When the Rebel Queen is captured, Kiva is charged with keeping the terminally ill woman alive long enough for her to undergo the Trial by Ordeal: a series of elemental challenges against the torments of air, fire, water, and earth, assigned to only the most dangerous of criminals.
Then a coded message from Kiva’s family arrives, containing a single order: “Don’t let her die. We are coming.” Aware that the Trials will kill the sickly queen, Kiva risks her own life to volunteer in her place. If she succeeds, both she and the queen will be granted their freedom.
But no one has ever survived.
With an incurable plague sweeping Zalindov, a mysterious new inmate fighting for Kiva’s heart, and a prison rebellion brewing, Kiva can’t escape the terrible feeling that her trials have only just begun.
Heading into The Prison Healer, I wasn’t sure what to expect as it was the first Lynette Noni book that I have picked up, and I thoroughly enjoyed it. I loved the complex plot that constantly left me guessing until the last page.
The characters are such a central part of The Prison Healer, and they really delivered. I loved the mix of personalities and how they interacted with each other. Kiva was my favourite character because she is so different to the normal female protagonist, and I loved that. She had such a strong ethic, and the way she treated Trip was adorable. There was also the start to a possible romantic relationship, but I am glad that it did not overtake the whole story, and the plot was much more focused on the prison.
As this was my first Lynette Noni book, I wasn’t sure what to expect from her writing style, but I thoroughly enjoyed it. I liked the mix of long passages of learning about the setting and being drip-fed things through conversations.
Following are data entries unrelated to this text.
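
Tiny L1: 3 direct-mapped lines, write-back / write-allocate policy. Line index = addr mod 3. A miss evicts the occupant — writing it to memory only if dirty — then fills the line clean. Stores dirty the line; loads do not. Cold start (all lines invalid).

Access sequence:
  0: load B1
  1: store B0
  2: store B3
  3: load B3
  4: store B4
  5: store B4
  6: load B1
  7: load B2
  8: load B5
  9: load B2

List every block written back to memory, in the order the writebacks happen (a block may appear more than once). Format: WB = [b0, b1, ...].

0: R B1 → L1 miss [-]
1: W B0 → L0 miss [D]
2: W B3 → L0 miss wb→B0 [D]
3: R B3 → L0 hit [D]
4: W B4 → L1 miss [D]
5: W B4 → L1 hit [D]
6: R B1 → L1 miss wb→B4 [-]
7: R B2 → L2 miss [-]
8: R B5 → L2 miss [-]
9: R B2 → L2 miss [-]

WB = [0, 4]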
I think this really lent itself well to the story and created a suitable atmosphere. This definitely kept me intrigued in the story.
I did find myself getting a little bit bored towards the middle of the book as it felt as if the story was going round in circles without making any progress. The characters were all in a holding pattern waiting for the next trial to take place, without making an effort to solve their problems. But this did improve towards the end of the book as the story began to move forward and Lynette Noni gave more answers to my questions.
The ending of The Prison Healer is very dramatic, and it gives quite a few answers to questions in a short space of time. I would have liked this to have been a little bit slower to fully appreciate what was happening and what the effects could be. But I will say that I didn’t expect the ending, which is a surprise, especially after how many hints we were given.
I can’t wait to read the sequel to The Prison Healer after the reveals at the end. I will definitely be going and checking out some of Lynette Noni’s backlist to see if there is anything else I am interested in. If you were not going to pick up The Prison Healer, I highly suggest you change your plans and do.